Marguerite inclinou a cabeça inexpressivamente.
“Aquele era um garoto bonito? Sério? Hey, Anne?”
“Hã? B-Bem, saindo dos critérios gerais... Espere, não o achou bonito?”
“Pensei que é bonito, porém... Isso é tão incrível assim? Todo mundo falou tanto dele que me sinto um pouco decepcionada agora.”
“Wow, elfos são difíceis de agradar.” Miriam deu uma risadinha.
Kasim caiu de costas no sofá de mau humor. Angeline se inclinou para perto dele para evitar ser ouvida.
“Está tudo bem insultá-lo de maneira tão aberta...?” sussurrou.
“Seria ainda pior se fingisse ser legal. Não há como dizer o quanto isso seria uma bagunça... Esse cara realmente me dá arrepios, meu Deus.”
“Aconteceu alguma coisa entre vocês dois? Brigaram?” Liselotte perguntou, ansiosa.
Kasim gargalhou.
“Eu... Veja só, sempre que vejo um cara lindo assim, fico com ciúmes.”
“Hein? Sério?”
“Pode apostar. E aquele é detestavelmente bonito, então me sinto patético quando estamos juntos. É por esse motivo que não o suporto, hehehe.”
“Achei que não estivesse nem um pouco incomodado com essas coisas, Kasim... É um pouco surpreendente. Então você tem um lado fofo! Contudo precisa ser educado com Sua Alteza, ok?” Liselotte riu e deu um tapinha no ombro de Kasim.
Enquanto isso, Angeline tomava um gole de chá, aliviada por Kasim ter conseguido enganá-la. Ao contrário da sua atitude irreverente, Kasim foi perspicaz. Não queria arrastá-la para a confusão.
O momento perturbador havia passado. Liselotte logo os pressionou por histórias de aventura como havia feito antes, e as conversas voltaram ao normal.
Mas o rosto de Benjamin permaneceu na mente de todos. Era confuso: a imagem conivente dele que Kasim lhes contara era difícil de conciliar com a do homem bonito e charmoso que tinham acabado de ver, e não sabiam o que pensar a respeito. Anessa, Miriam e Marguerite, que o encontravam pela primeira vez, foram as mais afetadas.
Sooty, que havia saído em algum momento, voltou para a sala depois de um tempo.
“Touya chegou. Ele está na entrada.”
“Oh isso é bom. Traga-o aqui.” disse Liselotte.
Porém Angeline a parou e se levantou.
“Não, devemos ir. Precisamos ver Salazar.”
“Hã? Já estão indo? Todos nós deveríamos ter um tempo juntos.”
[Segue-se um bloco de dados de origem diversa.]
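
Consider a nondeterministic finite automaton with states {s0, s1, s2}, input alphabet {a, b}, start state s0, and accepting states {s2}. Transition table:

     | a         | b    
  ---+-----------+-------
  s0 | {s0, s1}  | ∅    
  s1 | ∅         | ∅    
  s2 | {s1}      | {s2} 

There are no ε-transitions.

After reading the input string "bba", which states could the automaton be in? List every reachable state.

Start in {s0}.
Read 'b': s0→∅; now ∅.
The set is empty and remains empty for the remaining 2 symbols.

∅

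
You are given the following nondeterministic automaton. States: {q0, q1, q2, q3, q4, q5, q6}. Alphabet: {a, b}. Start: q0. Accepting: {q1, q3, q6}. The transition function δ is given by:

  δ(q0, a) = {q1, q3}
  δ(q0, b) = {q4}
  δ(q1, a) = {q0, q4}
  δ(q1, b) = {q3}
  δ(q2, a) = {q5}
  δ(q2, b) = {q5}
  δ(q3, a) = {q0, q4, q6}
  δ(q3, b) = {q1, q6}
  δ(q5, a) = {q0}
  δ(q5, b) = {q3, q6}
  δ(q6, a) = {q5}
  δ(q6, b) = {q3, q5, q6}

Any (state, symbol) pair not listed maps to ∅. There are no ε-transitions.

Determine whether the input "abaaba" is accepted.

Yes

Start in {q0}.
Read 'a': q0→{q1, q3}; now {q1, q3}.
Read 'b': q1→{q3}, q3→{q1, q6}; now {q1, q3, q6}.
Read 'a': q1→{q0, q4}, q3→{q0, q4, q6}, q6→{q5}; now {q0, q4, q5, q6}.
Read 'a': q0→{q1, q3}, q4→∅, q5→{q0}, q6→{q5}; now {q0, q1, q3, q5}.
Read 'b': q0→{q4}, q1→{q3}, q3→{q1, q6}, q5→{q3, q6}; now {q1, q3, q4, q6}.
Read 'a': q1→{q0, q4}, q3→{q0, q4, q6}, q4→∅, q6→{q5}; now {q0, q4, q5, q6}.
The final set {q0, q4, q5, q6} contains the accepting state q6.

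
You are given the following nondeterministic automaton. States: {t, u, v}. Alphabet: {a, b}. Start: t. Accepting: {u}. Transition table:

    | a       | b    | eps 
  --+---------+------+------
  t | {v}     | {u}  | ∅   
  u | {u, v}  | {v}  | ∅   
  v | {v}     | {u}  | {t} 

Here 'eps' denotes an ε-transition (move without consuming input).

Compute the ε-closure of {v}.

{t, v}

Begin with {v}.
ε-move v → t; add t.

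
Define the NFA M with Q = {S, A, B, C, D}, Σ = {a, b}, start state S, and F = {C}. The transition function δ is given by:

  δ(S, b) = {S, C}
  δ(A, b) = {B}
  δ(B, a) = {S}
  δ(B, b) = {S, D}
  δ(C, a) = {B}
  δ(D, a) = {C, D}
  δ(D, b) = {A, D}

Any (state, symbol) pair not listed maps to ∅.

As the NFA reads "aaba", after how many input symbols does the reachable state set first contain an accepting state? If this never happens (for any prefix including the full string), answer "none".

Start in {S}.
Read 'a': S→∅; now ∅.
The set is empty and remains empty for the remaining 3 symbols.
No reachable set along the way intersects F.

none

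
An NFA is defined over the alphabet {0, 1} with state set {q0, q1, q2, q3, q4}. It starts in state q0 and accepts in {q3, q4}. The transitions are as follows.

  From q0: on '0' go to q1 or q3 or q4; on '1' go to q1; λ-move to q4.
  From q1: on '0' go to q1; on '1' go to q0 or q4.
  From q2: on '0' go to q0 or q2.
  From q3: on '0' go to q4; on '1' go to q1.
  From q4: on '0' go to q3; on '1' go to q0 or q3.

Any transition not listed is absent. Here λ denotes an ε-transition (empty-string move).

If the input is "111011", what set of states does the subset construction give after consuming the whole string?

Start: ε-closure({q0}) = {q0, q4}.
Read '1': {q0, q4} → {q0, q1, q3, q4}.
Read '1': {q0, q1, q3, q4} → {q0, q1, q3, q4}.
Read '1': {q0, q1, q3, q4} → {q0, q1, q3, q4}.
Read '0': {q0, q1, q3, q4} → {q1, q3, q4}.
Read '1': {q1, q3, q4} → {q0, q1, q3, q4}.
Read '1': {q0, q1, q3, q4} → {q0, q1, q3, q4}.

{q0, q1, q3, q4}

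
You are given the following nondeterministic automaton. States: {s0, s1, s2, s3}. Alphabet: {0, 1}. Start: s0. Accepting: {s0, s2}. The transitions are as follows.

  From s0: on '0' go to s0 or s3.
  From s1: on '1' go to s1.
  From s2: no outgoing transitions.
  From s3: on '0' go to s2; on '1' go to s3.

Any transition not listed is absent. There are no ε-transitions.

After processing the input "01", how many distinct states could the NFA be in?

Start in {s0}.
Read '0': s0→{s0, s3}; now {s0, s3}.
Read '1': s0→∅, s3→{s3}; now {s3}.
That set has 1 state.

1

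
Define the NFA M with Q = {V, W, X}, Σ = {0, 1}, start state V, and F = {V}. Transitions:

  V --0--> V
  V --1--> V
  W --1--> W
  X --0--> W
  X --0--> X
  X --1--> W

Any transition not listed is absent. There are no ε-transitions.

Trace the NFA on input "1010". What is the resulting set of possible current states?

{V}

Start in {V}.
Read '1': V→{V}; now {V}.
Read '0': V→{V}; now {V}.
Read '1': V→{V}; now {V}.
Read '0': V→{V}; now {V}.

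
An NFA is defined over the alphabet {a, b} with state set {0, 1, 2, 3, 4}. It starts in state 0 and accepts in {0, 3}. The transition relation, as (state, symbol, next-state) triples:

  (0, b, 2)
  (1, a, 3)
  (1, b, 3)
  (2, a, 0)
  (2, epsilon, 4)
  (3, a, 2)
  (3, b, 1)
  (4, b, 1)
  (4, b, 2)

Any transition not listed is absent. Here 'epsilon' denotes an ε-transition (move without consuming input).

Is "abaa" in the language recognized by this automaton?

No

Start in {0}.
Read 'a': 0→∅; now ∅.
The set is empty and remains empty for the remaining 3 symbols.
The final set ∅ contains no accepting state.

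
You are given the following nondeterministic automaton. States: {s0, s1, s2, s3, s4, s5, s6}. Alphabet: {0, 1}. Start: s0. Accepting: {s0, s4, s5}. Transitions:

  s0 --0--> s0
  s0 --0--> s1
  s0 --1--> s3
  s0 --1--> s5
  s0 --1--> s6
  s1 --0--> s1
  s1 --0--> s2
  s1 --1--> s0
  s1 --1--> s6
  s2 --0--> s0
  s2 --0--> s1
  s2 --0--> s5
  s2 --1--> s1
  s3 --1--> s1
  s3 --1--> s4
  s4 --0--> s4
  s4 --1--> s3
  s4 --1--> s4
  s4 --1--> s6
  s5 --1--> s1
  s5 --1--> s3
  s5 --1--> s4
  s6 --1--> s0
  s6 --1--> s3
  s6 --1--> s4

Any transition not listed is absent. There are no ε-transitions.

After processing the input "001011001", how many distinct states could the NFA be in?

6

Start in {s0}.
Read '0': s0→{s0, s1}; now {s0, s1}.
Read '0': s0→{s0, s1}, s1→{s1, s2}; now {s0, s1, s2}.
Read '1': s0→{s3, s5, s6}, s1→{s0, s6}, s2→{s1}; now {s0, s1, s3, s5, s6}.
Read '0': s0→{s0, s1}, s1→{s1, s2}, s3→∅, s5→∅, s6→∅; now {s0, s1, s2}.
Read '1': s0→{s3, s5, s6}, s1→{s0, s6}, s2→{s1}; now {s0, s1, s3, s5, s6}.
Read '1': s0→{s3, s5, s6}, s1→{s0, s6}, s3→{s1, s4}, s5→{s1, s3, s4}, s6→{s0, s3, s4}; now {s0, s1, s3, s4, s5, s6}.
Read '0': s0→{s0, s1}, s1→{s1, s2}, s3→∅, s4→{s4}, s5→∅, s6→∅; now {s0, s1, s2, s4}.
Read '0': s0→{s0, s1}, s1→{s1, s2}, s2→{s0, s1, s5}, s4→{s4}; now {s0, s1, s2, s4, s5}.
Read '1': s0→{s3, s5, s6}, s1→{s0, s6}, s2→{s1}, s4→{s3, s4, s6}, s5→{s1, s3, s4}; now {s0, s1, s3, s4, s5, s6}.
That set has 6 states.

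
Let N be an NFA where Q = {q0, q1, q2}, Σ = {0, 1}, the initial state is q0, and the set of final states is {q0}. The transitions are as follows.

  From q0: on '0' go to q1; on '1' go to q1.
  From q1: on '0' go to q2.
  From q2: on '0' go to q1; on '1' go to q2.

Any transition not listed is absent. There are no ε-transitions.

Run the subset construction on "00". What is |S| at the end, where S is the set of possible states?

Start in {q0}.
Read '0': {q0} → {q1}.
Read '0': {q1} → {q2}.
That set has 1 state.

1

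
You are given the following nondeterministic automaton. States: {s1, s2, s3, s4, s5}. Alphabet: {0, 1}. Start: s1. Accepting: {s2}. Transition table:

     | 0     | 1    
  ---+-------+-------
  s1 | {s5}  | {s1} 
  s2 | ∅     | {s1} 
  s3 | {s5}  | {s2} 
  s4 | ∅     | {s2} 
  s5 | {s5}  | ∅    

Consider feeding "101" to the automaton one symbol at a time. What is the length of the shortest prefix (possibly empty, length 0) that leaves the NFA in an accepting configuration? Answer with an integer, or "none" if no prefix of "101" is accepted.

none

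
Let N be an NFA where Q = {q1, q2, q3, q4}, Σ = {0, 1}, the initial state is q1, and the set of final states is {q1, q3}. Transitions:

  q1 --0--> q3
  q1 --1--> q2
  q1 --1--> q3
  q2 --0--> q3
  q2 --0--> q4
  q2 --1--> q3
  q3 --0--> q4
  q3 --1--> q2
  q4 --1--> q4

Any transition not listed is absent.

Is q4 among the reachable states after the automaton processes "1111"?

No

Start in {q1}.
Read '1': {q1} → {q2, q3}.
Read '1': {q2, q3} → {q2, q3}.
Read '1': {q2, q3} → {q2, q3}.
Read '1': {q2, q3} → {q2, q3}.
State q4 is not in {q2, q3}.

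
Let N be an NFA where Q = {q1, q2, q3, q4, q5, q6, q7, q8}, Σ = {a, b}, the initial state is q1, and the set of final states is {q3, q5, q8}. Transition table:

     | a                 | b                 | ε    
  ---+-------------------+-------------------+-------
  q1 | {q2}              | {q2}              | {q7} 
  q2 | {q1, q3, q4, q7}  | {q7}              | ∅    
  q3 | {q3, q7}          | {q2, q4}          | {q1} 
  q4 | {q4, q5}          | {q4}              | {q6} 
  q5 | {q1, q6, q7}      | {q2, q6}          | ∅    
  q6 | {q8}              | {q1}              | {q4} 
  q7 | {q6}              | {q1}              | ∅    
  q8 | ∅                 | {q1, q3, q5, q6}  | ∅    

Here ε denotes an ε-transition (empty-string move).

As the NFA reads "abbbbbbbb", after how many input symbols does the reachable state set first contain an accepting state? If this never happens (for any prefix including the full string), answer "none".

none

Start: ε-closure({q1}) = {q1, q7}.
Read 'a': q1→{q2}, q7→{q6}; union {q2, q6}; ε-closure = {q2, q4, q6}.
Read 'b': q2→{q7}, q4→{q4}, q6→{q1}; union {q1, q4, q7}; ε-closure = {q1, q4, q6, q7}.
Read 'b': q1→{q2}, q4→{q4}, q6→{q1}, q7→{q1}; union {q1, q2, q4}; ε-closure = {q1, q2, q4, q6, q7}.
Read 'b': q1→{q2}, q2→{q7}, q4→{q4}, q6→{q1}, q7→{q1}; union {q1, q2, q4, q7}; ε-closure = {q1, q2, q4, q6, q7}.
Read 'b': q1→{q2}, q2→{q7}, q4→{q4}, q6→{q1}, q7→{q1}; union {q1, q2, q4, q7}; ε-closure = {q1, q2, q4, q6, q7}.
Read 'b': q1→{q2}, q2→{q7}, q4→{q4}, q6→{q1}, q7→{q1}; union {q1, q2, q4, q7}; ε-closure = {q1, q2, q4, q6, q7}.
Read 'b': q1→{q2}, q2→{q7}, q4→{q4}, q6→{q1}, q7→{q1}; union {q1, q2, q4, q7}; ε-closure = {q1, q2, q4, q6, q7}.
Read 'b': q1→{q2}, q2→{q7}, q4→{q4}, q6→{q1}, q7→{q1}; union {q1, q2, q4, q7}; ε-closure = {q1, q2, q4, q6, q7}.
Read 'b': q1→{q2}, q2→{q7}, q4→{q4}, q6→{q1}, q7→{q1}; union {q1, q2, q4, q7}; ε-closure = {q1, q2, q4, q6, q7}.
No reachable set along the way intersects F.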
“Nós o teremos, assim que tivermos feito o que viemos fazer aqui...” Angeline assegurou-lhe, sorrindo e acariciando seus cabelos. A garota parecia um pouco descontente, contudo relutantemente assentiu e os acompanhou até a entrada, onde Touya e Maureen ficaram esperando.
“Desculpe demorar tanto.”
“Não, está tudo bem. Vamos vê-lo.”
“Hã? Já? Estava ansiosa pelos doces.” disse Maureen, desapontada.
A cabeça de Touya caiu.
“É só nisso que você pensa...?”
Liselotte deu uma risadinha.
“Volte novamente! Estarei esperando!”
○
Uma noite se passou e chegou o meio-dia, contudo Belgrieve e Percival estavam sentados à mesa do restaurante sem qualquer informação para mostrar. Estava terrivelmente lotado e barulhento aqui.
Percival deu uma mordida em seu bife grelhado com osso.
“O que fazemos agora...?”
“Chegamos a um beco sem saída... Não sei por onde começar.” Belgrieve franziu a testa enquanto comia uma batata cozida no vapor.
A elfa que procuravam era o assunto da cidade. No entanto por causa dessa infâmia, muito do que ouviram eram boatos exagerados ou besteiras bêbadas. Eles começaram a perguntar assim que se despediram dos outros para a capital, todavia qualquer que fosse a verdade lá fora, estava enterrada em mentiras e invenções, tornando-se um quebra-cabeça a tentativa de resolver a bagunça.
Uma coisa que os dois sabiam com certeza era que a elfa poderia se transformar em humano e, ao que parecia, usar magia de teletransporte. Ela não apareceu desde aquele incidente. Por vezes, encontravam alguém que afirmava tê-la visto, entretanto tudo acabou sendo um absurdo, um mal-entendido ou um exagero, e não estavam chegando a lugar nenhum.
Os dois continuaram a refeição em silêncio por um tempo até que, finalmente, Percival abriu a boca.
“Isso é apenas meu instinto falando aqui...”
“Sim?”
“Vimos àquela garota estranha na peixaria, certo?”
“Aquela que você disse que só parecia uma criança?” Belgrieve lembrou-se da garota vestida de preto com um véu sobre o rosto.
Percival assentiu.
“Tenho a sensação de que ela tem algo a ver com esse problema. Pensando agora, não acho que ela estava lá apenas para ficar boquiaberta.”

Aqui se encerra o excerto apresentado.